The city of Leicester has already become the first to be asked to continue lockdown measures for a further two weeks while the rest of the UK eases restrictions. Rather than entire cities, a more real-time app could ask specific areas within a city to quarantine to prevent a wider outbreak with all the devastating health and economic implications that brings.

Privacy concerns have to be weighed up with the public health benefits, but it’s an example of where a centralised alternative could’ve delivered impactful features. Such a feature in a NHS app many have installed anyway could even be used to limit the spread of other viruses, especially over the winter months when hospitals are often strained even without a global pandemic to deal with.

Other features reportedly being considered by NHSX shouldn’t face the same kind of limitations. One feature would allow businesses to display a barcode which employees and/or customers can scan to be alerted if an infected person has visited, rather than have to maintain a manual guestbook.
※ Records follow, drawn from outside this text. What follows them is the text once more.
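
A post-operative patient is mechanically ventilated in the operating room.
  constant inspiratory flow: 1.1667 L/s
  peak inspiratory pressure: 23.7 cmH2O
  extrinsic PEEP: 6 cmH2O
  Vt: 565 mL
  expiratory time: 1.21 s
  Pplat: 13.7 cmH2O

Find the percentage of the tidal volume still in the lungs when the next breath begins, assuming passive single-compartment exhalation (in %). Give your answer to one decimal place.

14.6

R = (PIP − Pplat)/V̇ = (23.7 − 13.7) / 1.1667 = 10.0/1.1667 = 8.571 cmH2O·s/L.
C = Vt/(Pplat − PEEP) = 565.0 / (13.7 − 6) = 565.0/7.7 = 73.377 mL/cmH2O.
τ = R × C = 8.571 × 0.07338 L/cmH2O = 0.6289 s.
Fraction remaining at end-expiration = e^(−Te/τ) = e^(−1.21/0.6289) = 0.146 → 14.6%.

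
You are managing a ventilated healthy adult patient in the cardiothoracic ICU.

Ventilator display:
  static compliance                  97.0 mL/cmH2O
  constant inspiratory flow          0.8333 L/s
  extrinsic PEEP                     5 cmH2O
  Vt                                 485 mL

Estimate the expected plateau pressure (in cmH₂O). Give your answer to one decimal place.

Pplat = PEEP + Vt / Cstat = 5 + 485 / 97.0 = 5 + 5.0 = 10.0 cmH2O.

10.0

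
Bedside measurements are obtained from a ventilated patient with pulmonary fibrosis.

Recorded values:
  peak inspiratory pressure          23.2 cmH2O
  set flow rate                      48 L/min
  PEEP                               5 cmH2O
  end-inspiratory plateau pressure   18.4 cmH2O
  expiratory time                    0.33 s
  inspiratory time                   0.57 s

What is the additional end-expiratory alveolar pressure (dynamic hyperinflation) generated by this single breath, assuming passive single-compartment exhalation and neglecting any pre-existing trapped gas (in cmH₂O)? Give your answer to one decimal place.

2.7

Flow: 48 L/min ÷ 60 = 0.8 L/s.
Vt = flow × Ti = 0.8 L/s × 0.57 s × 1000 mL/L = 456.0 mL.
R = (PIP − Pplat)/V̇ = (23.2 − 18.4) / 0.8 = 4.8/0.8 = 6.0 cmH2O·s/L.
C = Vt/(Pplat − PEEP) = 456.0 / (18.4 − 5) = 456.0/13.4 = 34.03 mL/cmH2O.
τ = R × C = 6.0 × 0.03403 L/cmH2O = 0.2042 s.
Fraction remaining = e^(−Te/τ) = e^(−0.33/0.2042) = 0.1987; trapped volume = 456.0 × 0.1987 = 90.607 mL.
Additional alveolar pressure from trapping ≈ V_trapped / C = 90.607 / 34.03 = 2.663 cmH2O.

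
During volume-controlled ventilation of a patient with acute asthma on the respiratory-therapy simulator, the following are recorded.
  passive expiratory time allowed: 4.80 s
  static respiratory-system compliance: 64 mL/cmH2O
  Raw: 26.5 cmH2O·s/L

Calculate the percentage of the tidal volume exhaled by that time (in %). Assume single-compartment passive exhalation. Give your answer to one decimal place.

τ = R × C = 26.5 × 64 mL/cmH2O = 26.5 × 0.064 L/cmH2O = 1.696 s.
Passive exhalation: V(t)/V₀ = e^(−t/τ) = e^(−4.80/1.696) = 0.059.
Fraction exhaled = 1 − 0.059 = 0.941 → 94.1%.

94.1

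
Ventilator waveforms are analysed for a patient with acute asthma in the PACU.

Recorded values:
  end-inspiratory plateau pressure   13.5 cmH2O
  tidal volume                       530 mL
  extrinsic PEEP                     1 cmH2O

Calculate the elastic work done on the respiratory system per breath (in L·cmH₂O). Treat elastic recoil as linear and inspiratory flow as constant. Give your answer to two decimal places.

3.31

Elastic work ≈ ½ × (Pplat − PEEP) × Vt = 0.5 × (13.5 − 1) × 0.530 L = 0.5 × 12.5 × 0.530 = 3.313 L·cmH2O.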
Another feature would display a countdown for people who’ve been asked to self-isolate.

Such extra features are hoped will help to avoid the lacklustre adoption witnessed in countries that have rolled out contact-tracing apps. Research from a team at Oxford University suggests that at least 60 percent of a population needs to be using a contact-tracing app in order to stop an epidemic (although lower numbers of users still reduce the number of cases and deaths.)

A middle-ground between privacy and benefits could be met if Apple/Google decide to allow the collection of location data through their API while anonymising personal data. Of course, that’s still putting a lot of trust in both national governments and “big tech” which many simply don’t have.